Catholics gave Obama a 54 percent favorable and 45 percent unfavorable rating.
Mainline Protestants gave the president a 62 percent favorable and 37 percent unfavorable rating.
Barna cast these denominational bodies as mainline Protestants: the American Baptist Churches-USA; the Episcopal Church; the Evangelical Lutheran Church in America; the Presbyterian Church (USA); the United Church of Christ; and the United Methodist Church.
Members of non-Christian faiths offered the president a similar rating to mainline Protestants (61 percent positive-38 percent negative).
Obama found his highest support among religious skeptics (atheists and agnostics) at 65 percent positive and 34 percent negative.
None of the five potential Republican candidates received favorable ratings from members of non-Christian faiths and religious skeptics.
When asked to identify their favorite potential Republican candidate from a list of 11 names, survey respondents selected Romney and Palin at 13 percent each.
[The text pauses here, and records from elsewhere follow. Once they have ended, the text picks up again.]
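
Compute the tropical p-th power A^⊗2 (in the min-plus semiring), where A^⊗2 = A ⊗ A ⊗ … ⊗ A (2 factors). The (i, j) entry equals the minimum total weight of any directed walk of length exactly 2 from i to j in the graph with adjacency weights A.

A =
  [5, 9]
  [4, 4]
A^⊗2 =
  [10, 13]
  [8, 8]

Each entry (A^⊗2)_ij equals the minimum over all length-2 walks i = v_0 → v_1 → … → v_2 = j of Σ_t A[v_t][v_{t+1}]. For example, for (i, j) = (0, 1) we minimise over 2 possible intermediate vertex sequences; the minimum is 13, attained along the walk 0 → 1 → 1.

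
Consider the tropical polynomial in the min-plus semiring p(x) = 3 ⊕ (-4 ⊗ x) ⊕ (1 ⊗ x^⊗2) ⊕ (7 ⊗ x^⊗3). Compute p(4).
p(4) = 0

A tropical monomial a ⊗ x^⊗i evaluates to a + i · x. Evaluating each term at x = 4:
  Term 0 contributes 3 + 0 · 4 = 3
  Term 1 contributes -4 + 1 · 4 = 0
  Term 2 contributes 1 + 2 · 4 = 9
  Term 3 contributes 7 + 3 · 4 = 19
p(4) = ⊕ of these = min[3, 0, 9, 19] = 0.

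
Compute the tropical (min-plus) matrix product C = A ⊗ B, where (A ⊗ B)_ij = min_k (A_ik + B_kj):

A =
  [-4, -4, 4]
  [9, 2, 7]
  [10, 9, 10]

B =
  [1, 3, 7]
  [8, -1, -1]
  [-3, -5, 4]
A ⊗ B =
  [-3, -5, -5]
  [4, 1, 1]
  [7, 5, 8]

Apply the min-plus product entry-by-entry:
  C[0][0] = min over k of (A[0][0] + B[0][0] = -4 + 1 = -3, A[0][1] + B[1][0] = -4 + 8 = 4, A[0][2] + B[2][0] = 4 + -3 = 1) = -3 (attained at k = 0)
  C[0][1] = min over k of (A[0][0] + B[0][1] = -4 + 3 = -1, A[0][1] + B[1][1] = -4 + -1 = -5, A[0][2] + B[2][1] = 4 + -5 = -1) = -5 (attained at k = 1)
  C[0][2] = min over k of (A[0][0] + B[0][2] = -4 + 7 = 3, A[0][1] + B[1][2] = -4 + -1 = -5, A[0][2] + B[2][2] = 4 + 4 = 8) = -5 (attained at k = 1)
  C[1][0] = min over k of (A[1][0] + B[0][0] = 9 + 1 = 10, A[1][1] + B[1][0] = 2 + 8 = 10, A[1][2] + B[2][0] = 7 + -3 = 4) = 4 (attained at k = 2)
  C[1][1] = min over k of (A[1][0] + B[0][1] = 9 + 3 = 12, A[1][1] + B[1][1] = 2 + -1 = 1, A[1][2] + B[2][1] = 7 + -5 = 2) = 1 (attained at k = 1)
  C[1][2] = min over k of (A[1][0] + B[0][2] = 9 + 7 = 16, A[1][1] + B[1][2] = 2 + -1 = 1, A[1][2] + B[2][2] = 7 + 4 = 11) = 1 (attained at k = 1)
  C[2][0] = min over k of (A[2][0] + B[0][0] = 10 + 1 = 11, A[2][1] + B[1][0] = 9 + 8 = 17, A[2][2] + B[2][0] = 10 + -3 = 7) = 7 (attained at k = 2)
  C[2][1] = min over k of (A[2][0] + B[0][1] = 10 + 3 = 13, A[2][1] + B[1][1] = 9 + -1 = 8, A[2][2] + B[2][1] = 10 + -5 = 5) = 5 (attained at k = 2)
  C[2][2] = min over k of (A[2][0] + B[0][2] = 10 + 7 = 17, A[2][1] + B[1][2] = 9 + -1 = 8, A[2][2] + B[2][2] = 10 + 4 = 14) = 8 (attained at k = 1)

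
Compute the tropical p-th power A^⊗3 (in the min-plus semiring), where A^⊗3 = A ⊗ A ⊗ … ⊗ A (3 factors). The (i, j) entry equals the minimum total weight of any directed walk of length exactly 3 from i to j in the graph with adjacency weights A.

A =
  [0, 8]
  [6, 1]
A^⊗3 =
  [0, 8]
  [6, 3]

Each entry (A^⊗3)_ij equals the minimum over all length-3 walks i = v_0 → v_1 → … → v_3 = j of Σ_t A[v_t][v_{t+1}]. For example, for (i, j) = (0, 1) we minimise over 4 possible intermediate vertex sequences; the minimum is 8, attained along the walk 0 → 0 → 0 → 1.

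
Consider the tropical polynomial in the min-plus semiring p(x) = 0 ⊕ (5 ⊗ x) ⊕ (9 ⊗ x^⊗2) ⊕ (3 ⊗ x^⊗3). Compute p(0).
p(0) = 0

A tropical monomial a ⊗ x^⊗i evaluates to a + i · x. Evaluating each term at x = 0:
  Term 0 contributes 0 + 0 · 0 = 0
  Term 1 contributes 5 + 1 · 0 = 5
  Term 2 contributes 9 + 2 · 0 = 9
  Term 3 contributes 3 + 3 · 0 = 3
p(0) = ⊕ of these = min[0, 5, 9, 3] = 0.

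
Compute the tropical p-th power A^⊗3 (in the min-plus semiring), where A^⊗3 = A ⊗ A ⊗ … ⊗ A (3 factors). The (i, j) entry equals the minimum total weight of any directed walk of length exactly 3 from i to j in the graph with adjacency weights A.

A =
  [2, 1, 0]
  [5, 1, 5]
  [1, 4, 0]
A^⊗3 =
  [1, 2, 0]
  [6, 3, 5]
  [1, 2, 0]

Each entry (A^⊗3)_ij equals the minimum over all length-3 walks i = v_0 → v_1 → … → v_3 = j of Σ_t A[v_t][v_{t+1}]. For example, for (i, j) = (0, 2) we minimise over 9 possible intermediate vertex sequences; the minimum is 0, attained along the walk 0 → 2 → 2 → 2.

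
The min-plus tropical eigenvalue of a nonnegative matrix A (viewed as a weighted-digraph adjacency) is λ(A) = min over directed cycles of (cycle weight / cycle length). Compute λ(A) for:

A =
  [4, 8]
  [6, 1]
λ(A) = 1

Enumerate directed cycles and compute their means (weight / length). Sample:
  cycle 0 → 0: weight = 4, length = 1, mean = 4/1 ≈ 4.000
  cycle 1 → 1: weight = 1, length = 1, mean = 1/1 ≈ 1.000
  cycle 0 → 1 → 0: weight = 14, length = 2, mean = 14/2 ≈ 7.000
  cycle 1 → 0 → 1: weight = 14, length = 2, mean = 14/2 ≈ 7.000
Minimum mean = 1.000, attained e.g. along the cycle 1 → 1 with weight 1 and length 1. So λ(A) = 1/1 = 1.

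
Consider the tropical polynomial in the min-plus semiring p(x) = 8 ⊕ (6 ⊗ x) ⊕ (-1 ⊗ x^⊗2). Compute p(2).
p(2) = 3

A tropical monomial a ⊗ x^⊗i evaluates to a + i · x. Evaluating each term at x = 2:
  Term 0 contributes 8 + 0 · 2 = 8
  Term 1 contributes 6 + 1 · 2 = 8
  Term 2 contributes -1 + 2 · 2 = 3
p(2) = ⊕ of these = min[8, 8, 3] = 3.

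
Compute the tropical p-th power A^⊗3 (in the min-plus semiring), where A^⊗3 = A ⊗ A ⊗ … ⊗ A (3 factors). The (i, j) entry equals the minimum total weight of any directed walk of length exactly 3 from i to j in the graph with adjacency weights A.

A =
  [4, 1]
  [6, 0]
A^⊗3 =
  [7, 1]
  [6, 0]

Each entry (A^⊗3)_ij equals the minimum over all length-3 walks i = v_0 → v_1 → … → v_3 = j of Σ_t A[v_t][v_{t+1}]. For example, for (i, j) = (0, 1) we minimise over 4 possible intermediate vertex sequences; the minimum is 1, attained along the walk 0 → 1 → 1 → 1.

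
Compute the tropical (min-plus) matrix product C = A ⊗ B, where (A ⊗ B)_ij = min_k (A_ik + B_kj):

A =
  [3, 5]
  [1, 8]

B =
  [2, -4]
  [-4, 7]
A ⊗ B =
  [1, -1]
  [3, -3]

Apply the min-plus product entry-by-entry:
  C[0][0] = min over k of (A[0][0] + B[0][0] = 3 + 2 = 5, A[0][1] + B[1][0] = 5 + -4 = 1) = 1 (attained at k = 1)
  C[0][1] = min over k of (A[0][0] + B[0][1] = 3 + -4 = -1, A[0][1] + B[1][1] = 5 + 7 = 12) = -1 (attained at k = 0)
  C[1][0] = min over k of (A[1][0] + B[0][0] = 1 + 2 = 3, A[1][1] + B[1][0] = 8 + -4 = 4) = 3 (attained at k = 0)
  C[1][1] = min over k of (A[1][0] + B[0][1] = 1 + -4 = -3, A[1][1] + B[1][1] = 8 + 7 = 15) = -3 (attained at k = 0)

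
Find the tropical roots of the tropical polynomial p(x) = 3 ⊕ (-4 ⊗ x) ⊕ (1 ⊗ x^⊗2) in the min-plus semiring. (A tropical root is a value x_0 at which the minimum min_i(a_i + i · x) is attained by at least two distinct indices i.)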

Huckabee stood at 12 percent, while Gingrich received 6 percent. A number of candidates each received 1 percent. "None of the above" won 38 percent of the vote.
"If the election for the presidency were held today, Mr. Obama stands a better-than-even chance of being re-elected. Of course, his chances depend on the identity of his opponent – and the survey showed that Mrs. Palin would be the easiest opponent for him to defeat, while Mr. Huckabee would be the toughest adversary," read the report.
Titled "Christian Preferences for 2010 Republican Nomination," the report said: "The most striking feature of those contests, however, is how many people are not firmly in support of either candidate. In other words, it's still an open race 20 months before Election Day in November 2012. But people are watching the prospective candidates and forming their opinions."
Founded in 1984 as a firm to provide research and information to Christian ministries, Barna Group broadened its purview in 2004 without leaving its Christian focus.
Evangelical organizations often cite Barna polls.